90 Jahre "Rheinsberg"

"Rheinsberg" am Kurfürstendamm

von Frank-Burkhard Habel.

Dass Wölfchen und Claire gemeinsam Rheinsberg besuchten, liegt schon 91 Jahre zurück. Im November 2002 waren es 90 Jahre, dass Tucholskys "Rheinsberg. Ein Bilderbuch für Verliebte" zum ersten Mal erschien. Es war mehr als eine Liebesgeschichte: eine erzählerische Provokation gegen Heuchelei und Prüderie, gegen Traditionalismus, eine sanfte erotische Rebellion. Tucholsky hatte das Buch von seinem Freund Kurt Szafranski illustrieren lassen. Die beiden eröffneten im selben Herbst eine Bücherbar am Kurfürstendamm. "Rheinsberg" wurde gut verkauft, und jeder Käufer eines jeden Buches erhielt einen Schnaps. Auch das war damals eine Provokation und erregte viel Aufsehen.

An diese Tradition knüpfte die KTG an, als sie zum 90. Erscheinungsjahr des Büchleins mit einer Lesung wieder einmal an Tucholskys Erstling erinnerte. Der Weg führte ins Literaturhaus in der Berliner Fasanenstraße, wenige Schritte vom Kurfürstendamm entfernt. Natürlich gab es hier ein reichhaltiges Buchangebot, auch an Schnaps war kein Mangel.

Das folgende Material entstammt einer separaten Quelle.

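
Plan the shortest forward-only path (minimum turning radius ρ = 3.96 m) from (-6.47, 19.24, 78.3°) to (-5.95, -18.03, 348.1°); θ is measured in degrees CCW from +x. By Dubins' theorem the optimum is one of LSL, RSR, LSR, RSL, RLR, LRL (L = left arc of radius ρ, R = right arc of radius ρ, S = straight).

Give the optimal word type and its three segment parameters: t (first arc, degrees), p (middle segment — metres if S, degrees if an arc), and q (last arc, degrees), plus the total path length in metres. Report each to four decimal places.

RSL: t = 186.7787°, p = 31.7171 m, q = 96.5787°, L = 51.3014 m

Let ψ = atan2(Δy, Δx) = atan2(-37.27, 0.52) = -89.2006° be the start→goal bearing.
Normalize: d = |goal − start| / ρ = 37.273627/3.96 = 9.412532, α = (θ_start − ψ) mod 360° = 167.5006° = 2.923438 rad, β = (θ_goal − ψ) mod 360° = 77.3006° = 1.349151 rad.
Common terms: sin α = 0.216429, cos α = -0.976298, sin β = 0.975537, cos β = 0.219835, cos(α−β) = -0.003491, d² = 88.595762. Work in radians in the unit-radius frame; every candidate has L = ρ·(t + p + q).
LSL: p² = 2 + d² − 2cos(α−β) + 2d(sin α − sin β) = 76.312478; p = √p² = 8.735701; φ = atan2(cos β − cos α, d + sin α − sin β) = 0.137356 rad; t = (φ − α) mod 2π = 3.497104 rad, q = (β − φ) mod 2π = 1.211795 rad → L = 3.96·(3.497104 + 8.735701 + 1.211795) = 3.96·13.444600 = 53.240615 m
RSR: p² = 2 + d² − 2cos(α−β) + 2d(sin β − sin α) = 104.893009; p = √p² = 10.241729; φ = atan2(cos α − cos β, d − sin α + sin β) = -0.117057 rad; t = (α − φ) mod 2π = 3.040495 rad, q = (φ − β) mod 2π = 4.816977 rad → L = 3.96·(3.040495 + 10.241729 + 4.816977) = 3.96·18.099201 = 71.672836 m
LSR: p² = d² − 2 + 2cos(α−β) + 2d(sin α + sin β) = 109.027610; p = √p² = 10.441629; φ = atan2(−cos α − cos β, d + sin α + sin β) − atan2(−2, p) = 0.260462 rad; t = (φ − α) mod 2π = 3.620210 rad, q = (φ − β) mod 2π = 5.194497 rad → L = 3.96·(3.620210 + 10.441629 + 5.194497) = 3.96·19.256336 = 76.255089 m
RSL: p² = d² − 2 + 2cos(α−β) − 2d(sin α + sin β) = 64.149951; p = √p² = 8.009366; φ = atan2(cos α + cos β, d − sin α − sin β) − atan2(2, p) = -0.336466 rad; t = (α − φ) mod 2π = 3.259904 rad, q = (β − φ) mod 2π = 1.685617 rad → L = 3.96·(3.259904 + 8.009366 + 1.685617) = 3.96·12.954887 = 51.301352 m
RLR: c = (6 − d² + 2cos(α−β) + 2d(sin α − sin β))/8 = -12.111626, |c| > 1 → infeasible
LRL: c = (6 − d² + 2cos(α−β) − 2d(sin α − sin β))/8 = -8.539060, |c| > 1 → infeasible
Shortest: RSL with L = 51.301352 m ≈ 51.3014 m
Convert RSL to answer units (arcs ×180/π): t = 3.259904·180/π = 186.7787°, p = ρ·p = 3.96·8.009366 = 31.7171 m, q = 1.685617·180/π = 96.5787°, L = 51.3014 m.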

Zu Beginn der gutbesuchten Veranstaltung erinnerte KTG-Vorstandsvorsitzender Eckart Rottka an das Zustandekommen von Tucholskys Liebeserzählung, daran, dass der damals Einundzwanzigjährige gemeinsam mit Claire Pimbusch Rheinsberg besucht hatte. Das war, wie Tucholsky-Kenner wissen, ein Spitzname, der einer Romanfigur aus Heinrich Manns "Im Schlaraffenland" entlehnt war. Claire war Else Weil, die 1920 die erste Frau Tucholsky wurde. Einige Spitzen des Textes waren auf das Fridericus-Jahr gemünzt. 1912 beging man den 200. Geburtstag des großen Königs, eine Tatsache, die man heute aus dem Auge verloren hat.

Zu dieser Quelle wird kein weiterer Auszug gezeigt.